Retratos
Joana Castro
Maio
2022
Qua
18
Sobre RITE OF DECAY
Podemos olhar para o teu espetáculo como um trabalho autobiográfico? De que forma? O que crês que este espetáculo pode revelar sobre ti, enquanto criadora?
A presença da morte na minha vida tem sido uma constante e, inevitavelmente, ideias como a morte, o luto, a extinção, a decadência e rituais de fim têm-me atravessado e invadido as minhas criações. RITE OF DECAY surge no final de 2018 após uma pausa para estar presente nos últimos tempos de vida de uma pessoa próxima e, consequentemente, uma nova reflexão, e um reconfigurar da minha forma de ser e estar no mundo, enquanto indivídua e artista. Não esquecendo que as questões mais individuais, para além de inseridas num contexto social e cultural específicos, são sempre atravessadas por questões coletivas e globais. As problemáticas políticas nesse ano que elevaram o pessimismo crescente dos anos anteriores, como a eleição da extrema-direita no Brasil, a saída do Reino Unido da União Europeia, o reconhecimento, pelos Estados Unidos da América, de Jerusalém como capital de Israel, evidenciando o apoio à política sionista de Israel e uma reforçada agressão ao povo palestino, e muitas outras guerras noutras partes do mundo, levaram-me a descobrir Emil Cioran, um filósofo franco-romeno que aborda as questões do tempo, da morte, do nascimento, do suicídio, com um pensamento radicalmente pessimista, niilista e paradoxal, que nega o valor da vida sem desejar a morte. Para ele, o suicídio não é necessário nem eficaz, não por ser imoral ou pecaminoso, mas por ser um ato que acontece tarde demais, pois o mal já foi feito no momento em que nascemos. A forma como aborda a existência humana ou qualquer outra dotada de consciência, afirmando que qualquer tipo de consciência ter-se-ia beneficiado se nunca tivesse nascido, ficando apenas na potencialidade de existir, dá início à minha investigação de um corpo cheio de memórias que potenciam várias existências e suas mortes numa dança com os seus fantasmas mais vivencias ou ancestrais.
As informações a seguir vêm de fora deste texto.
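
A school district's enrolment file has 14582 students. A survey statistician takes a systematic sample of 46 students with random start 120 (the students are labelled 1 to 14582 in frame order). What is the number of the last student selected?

k = 14582/46 = 317
46th selection = r + (46−1)·k = 120 + 45×317 = 120 + 14265 = 14385

14385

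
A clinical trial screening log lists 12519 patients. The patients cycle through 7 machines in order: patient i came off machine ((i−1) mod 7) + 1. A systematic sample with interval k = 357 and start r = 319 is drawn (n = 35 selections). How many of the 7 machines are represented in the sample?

Consecutive selections differ by k = 357, so their machine numbers differ by 357 mod 7 = 0.
gcd(357, 7) = 7, so the sample visits 7/7 = 1 distinct residues mod 7.
Start 319 is machine 4; the machines hit are 4.

1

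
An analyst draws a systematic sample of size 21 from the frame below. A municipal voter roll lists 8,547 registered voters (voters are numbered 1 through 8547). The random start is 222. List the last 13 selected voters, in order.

k = N/n = 8547/21 = 407
9th selection = 222 + 8×407 = 3478
10th: 3478 + 407 = 3885
11th: 3885 + 407 = 4292
12th: 4292 + 407 = 4699
13th: 4699 + 407 = 5106
14th: 5106 + 407 = 5513
15th: 5513 + 407 = 5920
16th: 5920 + 407 = 6327
17th: 6327 + 407 = 6734
18th: 6734 + 407 = 7141
19th: 7141 + 407 = 7548
20th: 7548 + 407 = 7955
21st: 7955 + 407 = 8362

3478, 3885, 4292, 4699, 5106, 5513, 5920, 6327, 6734, 7141, 7548, 7955, 8362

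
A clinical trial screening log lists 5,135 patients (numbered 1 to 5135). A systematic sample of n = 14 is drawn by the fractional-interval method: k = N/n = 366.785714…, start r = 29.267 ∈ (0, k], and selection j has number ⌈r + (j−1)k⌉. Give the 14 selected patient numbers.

30, 397, 763, 1130, 1497, 1864, 2230, 2597, 2964, 3331, 3698, 4064, 4431, 4798

j=1: r + 0k = 29.267 → ⌈·⌉ = 30
j=2: r + 1k = 396.052714… → ⌈·⌉ = 397
j=3: r + 2k = 762.838428… → ⌈·⌉ = 763
j=4: r + 3k = 1129.624142… → ⌈·⌉ = 1130
j=5: r + 4k = 1496.409857… → ⌈·⌉ = 1497
j=6: r + 5k = 1863.195571… → ⌈·⌉ = 1864
j=7: r + 6k = 2229.981285… → ⌈·⌉ = 2230
j=8: r + 7k = 2596.767 → ⌈·⌉ = 2597
j=9: r + 8k = 2963.552714… → ⌈·⌉ = 2964
j=10: r + 9k = 3330.338428… → ⌈·⌉ = 3331
j=11: r + 10k = 3697.124142… → ⌈·⌉ = 3698
j=12: r + 11k = 4063.909857… → ⌈·⌉ = 4064
j=13: r + 12k = 4430.695571… → ⌈·⌉ = 4431
j=14: r + 13k = 4797.481285… → ⌈·⌉ = 4798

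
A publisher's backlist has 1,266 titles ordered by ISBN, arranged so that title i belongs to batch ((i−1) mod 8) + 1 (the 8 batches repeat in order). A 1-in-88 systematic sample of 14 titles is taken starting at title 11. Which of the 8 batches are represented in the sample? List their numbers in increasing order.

Consecutive selections differ by k = 88, so their batch numbers differ by 88 mod 8 = 0.
gcd(88, 8) = 8, so the sample visits 8/8 = 1 distinct residues mod 8.
Start 11 is batch 3; the batches hit are 3.

3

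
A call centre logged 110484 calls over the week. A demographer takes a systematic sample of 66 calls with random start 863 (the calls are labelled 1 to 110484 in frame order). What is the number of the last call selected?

k = 110484/66 = 1674
66th selection = r + (66−1)·k = 863 + 65×1674 = 863 + 108810 = 109673

109673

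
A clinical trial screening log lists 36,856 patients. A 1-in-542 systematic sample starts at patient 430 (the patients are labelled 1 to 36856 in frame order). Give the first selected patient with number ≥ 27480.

27530

k = 542
Steps past start: ⌈(27480 − 430)/542⌉ = ⌈27050/542⌉ = 50
Selected patient: 430 + 50×542 = 27530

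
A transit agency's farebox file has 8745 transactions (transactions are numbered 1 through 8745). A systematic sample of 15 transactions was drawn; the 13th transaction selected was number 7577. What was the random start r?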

Durante o teu processo de criação, inspiraste-te em algum trabalho autobiográfico ou autorretrato?
Não diria que me tenha inspirado diretamente em alguma obra ou artista, apesar de muito do que somos ser fruto de encontros e influências várias. Mas há algumas artistas que, de uma forma ou de outra, me vão acompanhando no meu percurso. Talvez a mais presente neste processo tenha sido Louise Bourgeois.
Este projeto assenta na construção de uma reflexão sobre a morte, o fim, certo? Como é que se constrói algo a partir do fim? O que pode nascer daí? O que pode nascer ao matarmos o sentido e a matéria?
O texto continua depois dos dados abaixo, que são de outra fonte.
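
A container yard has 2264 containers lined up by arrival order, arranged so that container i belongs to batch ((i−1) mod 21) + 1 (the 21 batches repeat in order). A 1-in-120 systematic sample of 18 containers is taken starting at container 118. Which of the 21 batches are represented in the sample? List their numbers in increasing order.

Consecutive selections differ by k = 120, so their batch numbers differ by 120 mod 21 = 15.
gcd(120, 21) = 3, so the sample visits 21/3 = 7 distinct residues mod 21.
Start 118 is batch 13; the batches hit are 1, 4, 7, 10, 13, 16, 19.

1, 4, 7, 10, 13, 16, 19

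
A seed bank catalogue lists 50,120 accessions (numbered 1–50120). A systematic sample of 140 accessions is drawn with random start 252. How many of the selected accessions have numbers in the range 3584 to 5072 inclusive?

4

k = 50120/140 = 358
First selection ≥ 3584: 252 + ⌈(3584−252)/358⌉·358 = 252 + 10×358 = 3832
Last selection ≤ 5072: 252 + ⌊(5072−252)/358⌋·358 = 252 + 13×358 = 4906
Count = 13 − 10 + 1 = 4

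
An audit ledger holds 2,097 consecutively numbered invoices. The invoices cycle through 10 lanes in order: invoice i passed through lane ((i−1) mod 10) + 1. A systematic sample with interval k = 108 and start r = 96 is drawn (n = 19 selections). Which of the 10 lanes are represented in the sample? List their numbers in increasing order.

2, 4, 6, 8, 10

Consecutive selections differ by k = 108, so their lane numbers differ by 108 mod 10 = 8.
gcd(108, 10) = 2, so the sample visits 10/2 = 5 distinct residues mod 10.
Start 96 is lane 6; the lanes hit are 2, 4, 6, 8, 10.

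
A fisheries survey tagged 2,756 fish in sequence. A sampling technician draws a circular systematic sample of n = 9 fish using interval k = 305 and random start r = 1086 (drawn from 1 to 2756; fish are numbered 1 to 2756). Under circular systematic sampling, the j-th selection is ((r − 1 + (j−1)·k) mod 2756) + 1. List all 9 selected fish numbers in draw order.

Selection 1: 1086
Selection 2: 1086 + 305 = 1391
Selection 3: 1391 + 305 = 1696
Selection 4: 1696 + 305 = 2001
Selection 5: 2001 + 305 = 2306
Selection 6: 2306 + 305 = 2611
Selection 7: 2611 + 305 = 2916 → 2916 − 2756 = 160
Selection 8: 160 + 305 = 465
Selection 9: 465 + 305 = 770

1086, 1391, 1696, 2001, 2306, 2611, 160, 465, 770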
Após a morte, há todo um processo de aceitação, de despedida, de luto. A morte vai acontecendo várias vezes ao longo da nossa vida, quer testemunhemos o desaparecimento de algum ser próximo , quer o fim de uma relação, por exemplo. A morte é um acontecimento para quem a testemunha, potenciando uma transformação na sua condição existencial. O fim de um ciclo é o início de outro, como a matéria que ao morrer se transforma noutra. Somos seres dotados de consciência e memória. Mas, “a História” predominante, inventada pelo homem branco, e que rege as ditas normas que, ainda hoje, uma minoria se debate para destruir, está cheia de guerras, invasões, violações, explorações de outros seres humanos, seres vivos e recursos naturais. Chega a ser vergonhosa a nossa situação atual, na iminência de uma 3.ª guerra mundial, quando a experiência que possuímos enquanto Humanidade nos deveria ter ensinado a cuidar e a respeitar o que nos rodeia. Vivemos em estado de amnésia crónica, destruindo e reconstruindo um “mundo ideal”, até o ponto em que não haverá mais mundo para viver.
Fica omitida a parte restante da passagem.